State: On track to end chronic homelessness
Waterbury — Connecticut is on pace to eliminate chronic homelessness by the end of the year, the state’s top housing official said at a press conference in Waterbury Tuesday.
State Housing Commissioner Evonne M. Klein said increased coordination between providers and government officials has helped make “significant progress” toward housing the state’s chronically homeless — those who have a severely disabling condition and have been homeless for longer than a year.
“We’ll always have a homeless population, but what we know today is that we can house them,” Klein said. “We have a system in place to identify homeless people and rapidly house them. So we’re — this is important — ‘exiting’ people out of homelessness, not managing them.”

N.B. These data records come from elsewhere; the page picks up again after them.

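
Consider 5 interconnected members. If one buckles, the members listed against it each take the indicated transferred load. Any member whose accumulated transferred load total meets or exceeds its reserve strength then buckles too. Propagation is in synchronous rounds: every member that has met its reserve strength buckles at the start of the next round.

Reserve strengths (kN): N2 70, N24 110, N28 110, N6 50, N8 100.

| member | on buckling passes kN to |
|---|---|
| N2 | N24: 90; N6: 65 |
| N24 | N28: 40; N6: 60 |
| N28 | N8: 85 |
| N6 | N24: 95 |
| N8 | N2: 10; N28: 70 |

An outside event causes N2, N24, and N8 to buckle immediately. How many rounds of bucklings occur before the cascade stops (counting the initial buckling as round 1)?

Round 1 — N2, N24, N8 buckle (initial).
  N28: +40+70 → 110 ≥ 110
  N6: +65+60 → 125 ≥ 50
Round 2 — N28, N6 buckle.
No further bucklings.

2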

The goal of ending chronic homelessness was set when Gov. Dannel P. Malloy signed onto the “Zero: 2016” initiative two years ago. Malloy was one of only four governors to do so. The state announced last fall that it had ended chronic homelessness among veterans, becoming the first state in the nation to do so.
“Connecticut has been a national leader in our efforts to end both veteran and chronic homelessness, and we are proud of the significant role our state has played in helping the nation reach this major milestone,” Malloy said in a statement.
State housing officials say chronically homeless individuals are considered “high need” because of the amount of support they require once they have been placed in homes.